Once the timber is apportioned among the province’s 198 First Nations, the 3.3 million cubic metres — less than half the harvest of Canfor Corp. — will not be enough to build successful native-run operations, he said.
Besides joining forces with eco-groups, the northwest First Nations say they intend to legally challenge the constitutionality of timber tenures and forestry legislation, assert authority over their territories and exercise their aboriginal title and rights.
That means they intend to log for their own purposes, such as lumber for home construction, regardless of Victoria, the meeting was told.
“A key outcome from today’s meeting was a strong affirmation that northwest and interior First Nations will stand united, with each other, and with the environmental community,” said Carrier Sekani Tribal Chief Mavis Erickson. “We will stand together in exercising our ownership of the trees in our homelands.”

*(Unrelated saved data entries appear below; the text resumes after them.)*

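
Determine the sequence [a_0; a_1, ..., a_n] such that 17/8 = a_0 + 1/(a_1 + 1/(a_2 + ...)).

[2; 8]

Run the Euclidean algorithm on 17 and 8; the successive quotients are the partial quotients a_0, a_1, ... (each step inverts the fractional part left over by the previous one):
  17 = 2*8 + 1, so a_0 = 2.
  8 = 8*1 + 0, so a_1 = 8.
The remainder reaches 0 after 2 divisions, so the expansion has 2 partial quotients, read off in order.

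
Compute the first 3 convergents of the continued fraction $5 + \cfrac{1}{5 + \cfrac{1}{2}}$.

Using the convergent recurrence p_i = a_i*p_{i-1} + p_{i-2}, q_i = a_i*q_{i-1} + q_{i-2} with p_{-2}=0, p_{-1}=1, q_{-2}=1, q_{-1}=0:
  i=0: a_0=5, p_0 = 5*1 + 0 = 5, q_0 = 5*0 + 1 = 1.
  i=1: a_1=5, p_1 = 5*5 + 1 = 26, q_1 = 5*1 + 0 = 5.
  i=2: a_2=2, p_2 = 2*26 + 5 = 57, q_2 = 2*5 + 1 = 11.

5/1, 26/5, 57/11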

The strong rejection of the government’s forest policy initiative comes as no surprise — First Nations delivered a strong warning in March to de Jong to delay the policy package until he consulted with them.
But the decision to join forces with eco-groups in taking their grievances with Victoria to the marketplace is a new twist. On Wednesday, environmentalists announced they were giving Victoria six months to demonstrate it is identifying and protecting endangered species or they would re-start their marketing campaign against wood products.
Jessica Clogg, of West Coast Environmental Law, said it is no coincidence that First Nations announced their strategy one day later.
“It is the next step in a series of alliance-building,” she said.
The key issue besides the lack of prior consultation that is concerning First Nations is a government policy that removes Victoria’s oversight in the sale of forest tenures. First Nations say that provision allows Victoria to bypass court-ordered consultation over any tenure changes.
Ed John, grand chief of the First Nations Summit, said the legislative changes are directed at bringing certainty to forest companies, investors and customers of B.C. forest products.
“But certainty for First Nations is more clouded now than it has ever been.”
He described the Liberal government’s policy changes as “a package that was pre-determined and pre-designed. It was put out there hoping First Nations would take it just as it is.”
That is not going to happen, he said.